Metamath Proof Explorer

Theorem infiso

Description: Image of an infimum under an isomorphism. (Contributed by AV, 4-Sep-2020)

Ref Expression
Hypotheses infiso.1 
|- ( ph -> F Isom R , S ( A , B ) )
infiso.2 
|- ( ph -> C C_ A )
infiso.3 
|- ( ph -> E. x e. A ( A. y e. C -. y R x /\ A. y e. A ( x R y -> E. z e.
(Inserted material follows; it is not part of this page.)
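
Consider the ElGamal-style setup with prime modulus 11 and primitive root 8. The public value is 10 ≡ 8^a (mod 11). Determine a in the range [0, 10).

Successive powers of 8 modulo 11:
  8^0=1  8^1=8  8^2=9  8^3=6  8^4=4  8^5=10
So 8^5 ≡ 10 (mod 11), giving a = 5.

5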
C z R y ) ) )
infiso.4 
|- ( ph -> R Or A )
Assertion infiso 
|- ( ph -> inf ( ( F " C ) , B , S ) = ( F ` inf ( C , A , R ) ) )

Proof

Step Hyp Ref Expression
1 infiso.1 
 |-  ( ph -> F Isom R , S ( A , B ) )
2 infiso.2 
 |-  ( ph -> C C_ A )
3 infiso.3 
 |-  ( ph -> E. x e. A ( A. y e. C -. y R x /\ A. y e. A ( x R y -> E. z e. C z R y ) ) )
4 infiso.4 
 |-  ( ph -> R Or A )
5 isocnv2 
 |-  ( F Isom R , S ( A , B ) <-> F Isom `' R , `' S ( A , B ) )
6 1 5 sylib 
 |-  ( ph -> F Isom `' R , `' S ( A , B ) )
7 4 3 infcllem 
 |-  ( ph -> E. x e. A ( A. y e. C -. x `' R y /\ A. y e. A ( y `' R x -> E. z e. C y `' R z ) ) )
8 cnvso 
 |-  ( R Or A <-> `' R Or A )
9 4 8 sylib 
 |-  ( ph -> `' R Or A )
10 6 2 7 9 supiso 
 |-  ( ph -> sup ( ( F " C ) , B , `' S ) = ( F ` sup ( C , A , `' R ) ) )
11 df-inf 
 |-  inf ( ( F " C ) , B , S ) = sup ( ( F " C ) , B , `' S )
12 df-inf 
 |-  inf ( C , A , R ) = sup ( C , A , `' R )
13 12 fveq2i 
 |-  ( F ` inf ( C , A , R ) ) = ( F ` sup ( C , A , `' R ) )
14 10 11 13 3eqtr4g 
 |-  ( ph -> inf ( ( F " C ) , B , S ) = ( F ` inf ( C , A , R ) ) )